むし歯になると、むし歯に感染した部分の歯を削りとらなければなりません。神経に達するほどの重症のむし歯の場合、歯を削る量が多く、元々の歯の面積が小さくなるため、歯の強度が弱くなります。

②歯に栄養が行き届かなくなる

健康な歯は、歯の神経≒歯髄(しずい)から栄養を受け取ることで、しなやかさを保っています。そのため、歯の神経を取り除いた歯は、栄養や水分が行き届かない枯れ木のような状態に近く、しなやかさが無いため、硬いものを食べたり、食いしばりなどの衝撃で割れたり折れたりすることがあります。

③むし歯などの異変に気付きにくい

過去に神経を取り除いた歯も、歯の清掃状態などが悪ければ再びむし歯になります。
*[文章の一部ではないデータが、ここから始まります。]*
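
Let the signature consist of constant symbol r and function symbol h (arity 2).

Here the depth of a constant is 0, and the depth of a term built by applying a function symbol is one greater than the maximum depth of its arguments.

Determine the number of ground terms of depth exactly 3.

21

If N_k denotes the number of depth-≤k ground terms, the 1 constant gives N_0 = 1, and each function symbol of arity r contributes N_{k-1}^r new terms at level k: N_k = 1 + N_{k-1}^2.
N_0 = 1
N_1 = 1 + 1^2 = 2
N_2 = 1 + 2^2 = 5
N_3 = 1 + 5^2 = 26
Terms of depth exactly 3: N_3 − N_2 = 26 − 5 = 21.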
むし歯になった場合、歯が痛い、しみるなどの症状が出て異変に気付くことがほとんどです。しかし、神経を取り除いている歯は痛みなどの刺激を感じにくいため、むし歯に気付きにくく、気付いた時にはかなり悪化している場合も少なくありません。

④歯が変色する

神経を取った歯は、歯本来の白さを失い、茶色やグレーに変色していきます。その理由は、神経を取り除いたことで、歯の内部の血液循環が行われなくなり、歯に栄養を運んだり不要なものを受け取ったりする新陳代謝をしなくなるからです。そのため、歯の内部に残った血液やコラーゲン組織が、時間の経過とともに変色し、歯が茶色やグレーがかって見えます。

⑤歯の根の先に病巣ができる場合がある

むし歯菌の感染が歯の神経まで達するということは、本来は口の中とは交通していないはずの歯の内部にまで感染が及び、細菌が入り込むということです。そのため、神経を取った歯は、根っこの先に膿みが溜まる根尖病巣(こんせんびょうそう)ができる場合があります。